Para evitar serem surpreendidos pelos portugueses enquanto faziam o translado, enviaram observadores para espionar o leito do Paraná e averiguar a segurança do trajeto. No entanto, tais observadores demoravam muito a retornar e os padres começaram a suspeitar que tivessem sido capturados pelos bandeirantes. Para seu alívio, logo chegou a notícia de que não havia portugueses na região, o que apressou ainda mais o início do deslocamento.
Cada padre ficou encarregado de um grupo diferente, com um contingente equivalente a quatro domicílios santamarianos, organizando duas refeições diárias.
Naipi e Tarobá da vida real – “Este mesmo índio se nos escondeu com sua mulher”

Legenda: Pintura de casal Tupi-guarani (Eckhout, 1641).
Na noite anterior ao embarque, um casal indígena fugiu do cais para o monte. Assim que perceberam a fuga, avisaram o padre Cláudio Ruyer, que os procurou da meia-noite às nove da manhã, sem encontrá-los. Pouco antes de embarcarem, foram encontrados e embarcados contra a própria vontade.
Quando desciam o rio Paraná, nas proximidades da redução de Corpus Christi, o rapaz ficou de pé na canoa, fez um discurso, pulou na água e nadou até a margem. O padre mandou a canoa dar meia-volta em direção à margem e desembarcou um grupo em perseguição ao “fugitivo”.
Foram feitas diversas diligências, mas não conseguiram capturá-lo. Mais tarde, ele foi visto resgatando a indígena no cais de uma das reduções. Padre Cláudio Ruyer passou mais uma noite inteira a procurá-los pelos montes, sem êxito. Escreveu ele: “este mesmo índio se nos escondeu com sua mulher, de sorte que nunca o podemos descobrir ainda que andasse quase toda noite pelo monte em busca”.
Em determinado momento, o casal foi capturado por um grupo de indígenas cristianizados liderados pelo padre Juan e trazido até o acampamento. Após lhe aplicarem uma série de sermões, o rapaz se escondeu, pulou no rio Paraná e fugiu mais uma vez.
No mito da Lenda das Cataratas, Naipi e Tarobá tentariam fugir do deus-cobra para serem livres e ficarem juntos. Na vida real, o casal indígena nativo das quedas do Iguaçu tentava apenas escapar do jugo jesuíta.

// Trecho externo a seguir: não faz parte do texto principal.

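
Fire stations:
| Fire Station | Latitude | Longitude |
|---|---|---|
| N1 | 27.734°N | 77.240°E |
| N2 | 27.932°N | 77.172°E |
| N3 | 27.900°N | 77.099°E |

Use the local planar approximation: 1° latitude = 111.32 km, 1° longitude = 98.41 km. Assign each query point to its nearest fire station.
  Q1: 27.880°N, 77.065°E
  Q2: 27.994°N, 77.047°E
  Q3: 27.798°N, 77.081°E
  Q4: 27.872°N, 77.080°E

Q1→N3; Q2→N3; Q3→N3; Q4→N3

Q1 at 27.880°N, 77.065°E:
  N1: 23.680 km
  N2: 12.016 km
  N3: 4.019 km
  → nearest: N3 (4.019 km)
Q2 at 27.994°N, 77.047°E:
  N1: 34.619 km
  N2: 14.105 km
  N3: 11.648 km
  → nearest: N3 (11.648 km)
Q3 at 27.798°N, 77.081°E:
  N1: 17.193 km
  N2: 17.399 km
  N3: 11.492 km
  → nearest: N3 (11.492 km)
Q4 at 27.872°N, 77.080°E:
  N1: 21.998 km
  N2: 11.251 km
  N3: 3.635 km
  → nearest: N3 (3.635 km)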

Epílogo – A Marcha pela Mesopotâmia Argentina
Após uma curta estadia na redução de Corpus Christi, onde foram recebidos com um churrasco bovino, continuaram navegando rumo à redução de Encarnação. Na entrada da baía do porto, algumas balsas naufragaram e seus passageiros tiveram que ser resgatados por outras embarcações.
Após um período de descanso em Encarnação, retomaram viagem por terra, marchando da margem esquerda do rio Paraná até a margem direita do rio Uruguai, onde encontraram um bom lugar para refundar seu povoado.
Porém, com um novo nome: “Santa Maria do Iguaçu” agora se chamaria “Santa Maria La Mayor”. Sua trajetória perduraria por anos a fio, mas essa já é uma outra história.